Resto’s fun and the treants do a lot of heavily lifting but like others have said, you need to know the encounters so you can prep for burst damage windows.
DPSing as Resto is a lot of fun if you’re good at juggling things. I find it very satisfying to DoT stuff with Sunfire/Moonfire and shift into cat-weaving.
you absolutely do not have to be in melee to heal as a holy paladin in the current patch.
I like to use holiday events like headless horseman or crown chem to try out different roles, like healer. I find they’re a safe way to sample them since the fights dont go long and you know all the mechanics. Also world bosses.
I think the healing is extremely good and fun but doing good damage as rdruid is a clunky pain with shapeshifting on the gcd, unable to dispel in cat form, optimizing adaptive swarm on 2 stacks including enemies. If rdruid did optimal damage by spamming starfire in humanform, and a few M+ cooldowns got competitive, completely passive alternatives (cenarion ward, adaptive swarm, nature’s swiftness (can macro into convoke when I run it at least)) I would main the druid.

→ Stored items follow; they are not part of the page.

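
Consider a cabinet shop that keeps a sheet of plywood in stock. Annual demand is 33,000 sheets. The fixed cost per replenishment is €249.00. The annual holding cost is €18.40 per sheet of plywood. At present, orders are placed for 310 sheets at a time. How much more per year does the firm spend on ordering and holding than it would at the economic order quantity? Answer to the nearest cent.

Extra cost ≈ €11,969.21 per year

EOQ = √(2DS/H) = √(2 × 33,000 × 249 / 18.4) ≈ 945.07.
Cost at Q* = (D/Q*)S + (Q*/2)H = √(2DSH) ≈ €17,389.24.
Cost at Q = 310: (33,000/310)×249 + (310/2)×18.4 = €26,506.45 + €2,852.00 = €29,358.45.
Excess = €29,358.45 − €17,389.24 = €11,969.21.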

Like others have suggested, give it a try in follow dungeon and see how it sits!
I felt like holy priest was the only healer I would ever jive with… fill the empty. HoTs seemed like too much upkeep and the lack of “oh crap” buttons made for an anxiety of not being able to handle it in mythic content, which is what I enjoy.
Then literally follower dungeons gave me the slow pace I needed to learn and not stress. When I felt like it was too slow, I knew I was ready to play with people hahaha.
It’s not so bad and I find it more enjoyable than I ever did priest. The rolling, ticking green numbers are just so pretty and there’s so many ways to apply them. They proc off each other and share onto one another. You can summon tree ‘babysitters’ for folks who are just eating it on ever pack, and honestly talent into quite a few buttons for when things go wrong.
It’s not for everyone, but I have plenty of output for what I enjoy. Saving the village idiots has become a favorite hobby.
Its just exhausting…. I’m enjoying holy priest and shaman more. Still love druids.